Many of my readers will know, that example.com, example.net and example.org are reserved for use in documentation, according to RFC 2606. If you surf to any of these sites, there will be just the same information I wrote before and also a link to the RFC 2606. So it’s quiet interesting, why according to my statistics, example.com has a link on it, pointing to my website. I don’t no why this happened but it’s quiet interesting an if somebody can tell me what happened, I’m glad to know.

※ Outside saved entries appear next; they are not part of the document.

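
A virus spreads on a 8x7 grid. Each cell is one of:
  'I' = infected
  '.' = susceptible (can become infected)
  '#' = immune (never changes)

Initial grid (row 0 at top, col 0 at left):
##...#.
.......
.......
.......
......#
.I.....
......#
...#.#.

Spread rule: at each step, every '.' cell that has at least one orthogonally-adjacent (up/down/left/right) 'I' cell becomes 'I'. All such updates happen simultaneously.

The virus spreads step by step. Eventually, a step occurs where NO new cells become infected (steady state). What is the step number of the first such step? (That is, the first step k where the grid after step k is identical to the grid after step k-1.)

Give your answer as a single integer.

Answer: 11

Derivation:
Step 0 (initial): 1 infected
Step 1: +4 new -> 5 infected
Step 2: +7 new -> 12 infected
Step 3: +8 new -> 20 infected
Step 4: +7 new -> 27 infected
Step 5: +8 new -> 35 infected
Step 6: +4 new -> 39 infected
Step 7: +4 new -> 43 infected
Step 8: +3 new -> 46 infected
Step 9: +1 new -> 47 infected
Step 10: +1 new -> 48 infected
Step 11: +0 new -> 48 infected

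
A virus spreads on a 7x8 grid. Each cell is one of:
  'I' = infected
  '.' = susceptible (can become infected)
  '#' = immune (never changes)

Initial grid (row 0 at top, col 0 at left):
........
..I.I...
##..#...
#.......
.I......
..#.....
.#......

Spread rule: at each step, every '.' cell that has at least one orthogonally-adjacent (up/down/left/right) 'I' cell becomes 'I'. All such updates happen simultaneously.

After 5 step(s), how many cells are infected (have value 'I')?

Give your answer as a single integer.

Step 0 (initial): 3 infected
Step 1: +10 new -> 13 infected
Step 2: +10 new -> 23 infected
Step 3: +9 new -> 32 infected
Step 4: +7 new -> 39 infected
Step 5: +5 new -> 44 infected

Answer: 44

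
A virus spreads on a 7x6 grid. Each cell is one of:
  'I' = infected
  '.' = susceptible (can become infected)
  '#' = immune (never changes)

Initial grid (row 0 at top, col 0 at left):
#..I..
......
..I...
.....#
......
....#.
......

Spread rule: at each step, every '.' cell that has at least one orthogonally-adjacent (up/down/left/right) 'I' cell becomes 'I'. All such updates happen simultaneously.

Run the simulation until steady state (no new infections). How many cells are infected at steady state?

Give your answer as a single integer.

Answer: 39

Derivation:
Step 0 (initial): 2 infected
Step 1: +7 new -> 9 infected
Step 2: +9 new -> 18 infected
Step 3: +8 new -> 26 infected
Step 4: +5 new -> 31 infected
Step 5: +4 new -> 35 infected
Step 6: +3 new -> 38 infected
Step 7: +1 new -> 39 infected
Step 8: +0 new -> 39 infected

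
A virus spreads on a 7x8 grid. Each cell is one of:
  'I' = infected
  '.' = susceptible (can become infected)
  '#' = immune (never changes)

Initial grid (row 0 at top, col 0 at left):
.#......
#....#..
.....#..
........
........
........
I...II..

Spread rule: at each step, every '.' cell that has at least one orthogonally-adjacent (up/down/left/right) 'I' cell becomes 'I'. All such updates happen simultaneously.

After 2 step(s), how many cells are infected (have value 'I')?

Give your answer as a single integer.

Step 0 (initial): 3 infected
Step 1: +6 new -> 9 infected
Step 2: +8 new -> 17 infected

Answer: 17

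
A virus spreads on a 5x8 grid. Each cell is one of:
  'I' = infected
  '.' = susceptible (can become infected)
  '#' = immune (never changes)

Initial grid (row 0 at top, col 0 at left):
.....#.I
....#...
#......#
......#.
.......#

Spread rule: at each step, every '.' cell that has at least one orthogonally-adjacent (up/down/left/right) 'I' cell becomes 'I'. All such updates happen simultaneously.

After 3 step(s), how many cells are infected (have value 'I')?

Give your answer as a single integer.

Step 0 (initial): 1 infected
Step 1: +2 new -> 3 infected
Step 2: +1 new -> 4 infected
Step 3: +2 new -> 6 infected

Answer: 6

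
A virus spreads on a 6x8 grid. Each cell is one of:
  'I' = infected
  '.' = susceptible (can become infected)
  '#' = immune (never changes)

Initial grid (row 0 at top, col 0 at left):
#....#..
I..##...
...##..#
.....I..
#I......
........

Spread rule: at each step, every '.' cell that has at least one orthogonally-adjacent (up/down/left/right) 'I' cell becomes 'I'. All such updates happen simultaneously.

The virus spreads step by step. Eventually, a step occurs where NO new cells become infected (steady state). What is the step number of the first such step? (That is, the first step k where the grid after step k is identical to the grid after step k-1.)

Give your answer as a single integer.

Step 0 (initial): 3 infected
Step 1: +9 new -> 12 infected
Step 2: +15 new -> 27 infected
Step 3: +7 new -> 34 infected
Step 4: +4 new -> 38 infected
Step 5: +2 new -> 40 infected
Step 6: +0 new -> 40 infected

Answer: 6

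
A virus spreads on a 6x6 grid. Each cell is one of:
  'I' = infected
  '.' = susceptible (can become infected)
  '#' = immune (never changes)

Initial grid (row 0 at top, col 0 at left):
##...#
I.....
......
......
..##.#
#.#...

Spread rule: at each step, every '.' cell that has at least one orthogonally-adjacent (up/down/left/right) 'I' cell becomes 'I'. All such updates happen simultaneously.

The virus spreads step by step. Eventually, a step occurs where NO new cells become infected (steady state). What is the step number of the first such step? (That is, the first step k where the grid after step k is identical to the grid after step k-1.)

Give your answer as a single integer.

Answer: 10

Derivation:
Step 0 (initial): 1 infected
Step 1: +2 new -> 3 infected
Step 2: +3 new -> 6 infected
Step 3: +5 new -> 11 infected
Step 4: +5 new -> 16 infected
Step 5: +5 new -> 21 infected
Step 6: +2 new -> 23 infected
Step 7: +2 new -> 25 infected
Step 8: +1 new -> 26 infected
Step 9: +2 new -> 28 infected
Step 10: +0 new -> 28 infected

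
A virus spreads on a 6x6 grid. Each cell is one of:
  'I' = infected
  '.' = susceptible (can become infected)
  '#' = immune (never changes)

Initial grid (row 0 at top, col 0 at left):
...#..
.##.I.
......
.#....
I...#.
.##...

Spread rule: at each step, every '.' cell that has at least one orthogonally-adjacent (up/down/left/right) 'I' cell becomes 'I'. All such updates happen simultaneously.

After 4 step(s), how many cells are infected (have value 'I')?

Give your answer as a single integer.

Step 0 (initial): 2 infected
Step 1: +7 new -> 9 infected
Step 2: +6 new -> 15 infected
Step 3: +7 new -> 22 infected
Step 4: +3 new -> 25 infected

Answer: 25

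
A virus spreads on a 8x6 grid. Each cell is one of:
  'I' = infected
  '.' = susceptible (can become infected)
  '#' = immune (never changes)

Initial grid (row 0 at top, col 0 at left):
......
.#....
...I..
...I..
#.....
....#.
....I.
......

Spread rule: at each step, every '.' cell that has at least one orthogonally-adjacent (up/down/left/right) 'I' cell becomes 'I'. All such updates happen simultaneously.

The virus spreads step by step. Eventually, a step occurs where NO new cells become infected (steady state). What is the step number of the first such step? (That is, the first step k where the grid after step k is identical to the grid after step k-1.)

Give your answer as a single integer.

Step 0 (initial): 3 infected
Step 1: +9 new -> 12 infected
Step 2: +14 new -> 26 infected
Step 3: +10 new -> 36 infected
Step 4: +6 new -> 42 infected
Step 5: +3 new -> 45 infected
Step 6: +0 new -> 45 infected

Answer: 6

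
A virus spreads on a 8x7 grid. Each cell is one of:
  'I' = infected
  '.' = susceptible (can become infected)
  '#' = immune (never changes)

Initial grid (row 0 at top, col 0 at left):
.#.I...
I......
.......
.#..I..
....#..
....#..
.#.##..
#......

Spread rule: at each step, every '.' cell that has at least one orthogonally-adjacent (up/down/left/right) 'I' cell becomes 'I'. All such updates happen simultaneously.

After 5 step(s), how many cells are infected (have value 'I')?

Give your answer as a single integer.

Answer: 43

Derivation:
Step 0 (initial): 3 infected
Step 1: +9 new -> 12 infected
Step 2: +11 new -> 23 infected
Step 3: +9 new -> 32 infected
Step 4: +6 new -> 38 infected
Step 5: +5 new -> 43 infected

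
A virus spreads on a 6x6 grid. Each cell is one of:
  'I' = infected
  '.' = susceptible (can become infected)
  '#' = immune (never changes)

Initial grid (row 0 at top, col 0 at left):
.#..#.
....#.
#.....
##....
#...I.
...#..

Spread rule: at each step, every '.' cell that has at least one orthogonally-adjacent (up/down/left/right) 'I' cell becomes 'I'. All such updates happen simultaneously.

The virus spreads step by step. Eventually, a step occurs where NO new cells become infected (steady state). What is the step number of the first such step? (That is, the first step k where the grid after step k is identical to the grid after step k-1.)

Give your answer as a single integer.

Answer: 9

Derivation:
Step 0 (initial): 1 infected
Step 1: +4 new -> 5 infected
Step 2: +5 new -> 10 infected
Step 3: +5 new -> 15 infected
Step 4: +4 new -> 19 infected
Step 5: +5 new -> 24 infected
Step 6: +2 new -> 26 infected
Step 7: +1 new -> 27 infected
Step 8: +1 new -> 28 infected
Step 9: +0 new -> 28 infected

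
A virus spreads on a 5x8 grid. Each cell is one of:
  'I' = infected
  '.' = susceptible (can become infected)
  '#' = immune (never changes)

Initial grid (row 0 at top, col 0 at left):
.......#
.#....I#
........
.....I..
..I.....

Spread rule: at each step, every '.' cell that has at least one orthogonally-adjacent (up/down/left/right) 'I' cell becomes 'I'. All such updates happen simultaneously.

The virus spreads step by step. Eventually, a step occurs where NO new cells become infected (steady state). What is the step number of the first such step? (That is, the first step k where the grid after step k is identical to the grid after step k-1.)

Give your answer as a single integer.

Step 0 (initial): 3 infected
Step 1: +10 new -> 13 infected
Step 2: +11 new -> 24 infected
Step 3: +7 new -> 31 infected
Step 4: +3 new -> 34 infected
Step 5: +2 new -> 36 infected
Step 6: +1 new -> 37 infected
Step 7: +0 new -> 37 infected

Answer: 7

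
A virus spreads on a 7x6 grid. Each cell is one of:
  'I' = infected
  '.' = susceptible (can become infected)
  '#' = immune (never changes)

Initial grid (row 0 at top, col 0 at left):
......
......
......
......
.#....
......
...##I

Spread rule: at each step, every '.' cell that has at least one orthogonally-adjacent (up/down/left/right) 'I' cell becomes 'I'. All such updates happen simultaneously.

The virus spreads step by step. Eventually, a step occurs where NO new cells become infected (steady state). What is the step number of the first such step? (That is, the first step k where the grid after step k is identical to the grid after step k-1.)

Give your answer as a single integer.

Step 0 (initial): 1 infected
Step 1: +1 new -> 2 infected
Step 2: +2 new -> 4 infected
Step 3: +3 new -> 7 infected
Step 4: +4 new -> 11 infected
Step 5: +6 new -> 17 infected
Step 6: +6 new -> 23 infected
Step 7: +6 new -> 29 infected
Step 8: +4 new -> 33 infected
Step 9: +3 new -> 36 infected
Step 10: +2 new -> 38 infected
Step 11: +1 new -> 39 infected
Step 12: +0 new -> 39 infected

Answer: 12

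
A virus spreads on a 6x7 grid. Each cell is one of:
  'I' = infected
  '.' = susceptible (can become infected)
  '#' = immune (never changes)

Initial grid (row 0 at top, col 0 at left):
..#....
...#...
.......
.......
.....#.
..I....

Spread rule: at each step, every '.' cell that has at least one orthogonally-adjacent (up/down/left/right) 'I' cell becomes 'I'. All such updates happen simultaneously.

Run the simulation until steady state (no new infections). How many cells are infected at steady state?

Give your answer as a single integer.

Answer: 39

Derivation:
Step 0 (initial): 1 infected
Step 1: +3 new -> 4 infected
Step 2: +5 new -> 9 infected
Step 3: +6 new -> 15 infected
Step 4: +6 new -> 21 infected
Step 5: +5 new -> 26 infected
Step 6: +5 new -> 31 infected
Step 7: +4 new -> 35 infected
Step 8: +3 new -> 38 infected
Step 9: +1 new -> 39 infected
Step 10: +0 new -> 39 infected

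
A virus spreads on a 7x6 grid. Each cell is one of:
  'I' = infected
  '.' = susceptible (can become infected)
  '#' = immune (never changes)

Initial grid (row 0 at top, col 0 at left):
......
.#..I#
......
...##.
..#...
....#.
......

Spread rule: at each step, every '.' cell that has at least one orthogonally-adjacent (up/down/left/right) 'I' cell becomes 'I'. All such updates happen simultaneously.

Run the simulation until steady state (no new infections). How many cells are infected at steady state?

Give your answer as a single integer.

Step 0 (initial): 1 infected
Step 1: +3 new -> 4 infected
Step 2: +5 new -> 9 infected
Step 3: +3 new -> 12 infected
Step 4: +4 new -> 16 infected
Step 5: +5 new -> 21 infected
Step 6: +5 new -> 26 infected
Step 7: +4 new -> 30 infected
Step 8: +4 new -> 34 infected
Step 9: +2 new -> 36 infected
Step 10: +0 new -> 36 infected

Answer: 36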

Here’s a proof (even if it only a line of text :P ):


4 Comments to “I’ve got a backlink from example.com – RFC 2606”  

  1. 1 Yu-Jie Lin

    Very interesting! What is the software you used in that proof? and what does this backlink means? is that like the result you search “link:yoursite.com” in Google Search? or just mean referrer?

  2. 2 Disenchant

    Hi,
    it’s Advanced Web Statistics (awstats). Afaik, the information come from the referrer so everyone would have the possibility to fake this information in his/her requests but I don’t think that there is any reason, why anybody should do this unless this person wants me to wonder why I’ve got this entries in my statistics ;)

  3. 3 Yu-Jie Lin

    I see. Did you grep your access log? I bet those are from weird bots.

  4. 4 Alexander Eusebio

    Hi
    It might be, that someone has setup a local testing virtual website using example.com in the hosts table to point to the loopback adress. If testing a webpage with a link to your site on this local testing environment, you should recieve such a referrer log entry.